Das solidões solitárias ou acompanhadas.

Existe a solidão de quem está só porque perdeu a companhia e, durante algum, ou muito tempo, fica como que a pairar no ar, sem saber, ou sem ter, onde apoiar os pés.
Existe a solidão de quem supõe estar acompanhado. Aquele que se encontra andando numa avenida muito movimentada, ou almoçando num restaurante lotado, ou pendurado num transporte coletivo abarrotado de pessoas. Mesmo estando rodeado de milhares, centenas ou dezenas de pessoas ainda assim está só com seus próprios pensamentos.
Boas idéias acabam aparecendo nestes últimos momentos, quando você está, como se dizia no tempo do onça, dando tratos à bola.
Péssimas idéias também comparecem, apesar de não convidadas, nestas horas. É aí que bate a angustia, a depressão e aquele sentimento de abandono que já deve ter te alcançado dentro de um carro na avenida Paulista, no momento de rush. Até mesmo o aparelho de som ligado parece estar dando o fundo musical para a tua solidão. Não adianta trocar para um rock pauleira. Alguns solos de guitarra ou gritos lancinantes te puxam de volta como se estivesse amarrado com um potente elástico.

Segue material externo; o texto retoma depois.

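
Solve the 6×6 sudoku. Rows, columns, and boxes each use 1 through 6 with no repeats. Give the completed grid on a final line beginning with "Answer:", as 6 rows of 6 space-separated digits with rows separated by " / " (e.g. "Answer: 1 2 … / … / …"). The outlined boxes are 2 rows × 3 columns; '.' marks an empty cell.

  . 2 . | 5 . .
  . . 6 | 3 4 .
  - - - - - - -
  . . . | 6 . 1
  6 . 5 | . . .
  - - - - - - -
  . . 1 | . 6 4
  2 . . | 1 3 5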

Há alguns que tentam espantar a tal, puxando conversa com o ausente/presente ao lado: Foda o trânsito hein? Com esse sal que puseram no arroz, não tem pressão alta que agüente, não é não? Geralmente essas e outras bobagens não resolvem. O desacompanhante ao lado pode estar lá com os seus próprios problemas ou estar no meio da solução de uma fórmula que dê fim ao cancro mole ou à gonorréia e vai ficar muito injuriado, o que pode fazer com que aumentem os seus problemas por causa de uma ofensa inesperada.
As crianças resolviam esses problemas criando amigos imaginários. Era comum, acho que ainda é, ver crianças conversando e até mesmo discutindo com esses amigos que só existem nas suas mentes.
Se as suas companhias não estão resolvendo o seu problema de sentir-se só sobre toda essa esfera que habitamos, crie um amigo ou amiga imaginária. Fale com eles, gargalhe da piada que lhe contar, vá mostrar-lhe o parque. Chore da desgraça que ele ou ela lhe contar. Afinal essa dor pretensamente imaginária vai ser igual à sua.
Não se importe com as pessoas aparentemente próximas fisicamente. Dane-se quem estiver olhando ou comentando. Não se envergonhe. No final das contas essas pessoas não são mesmo suas amigas.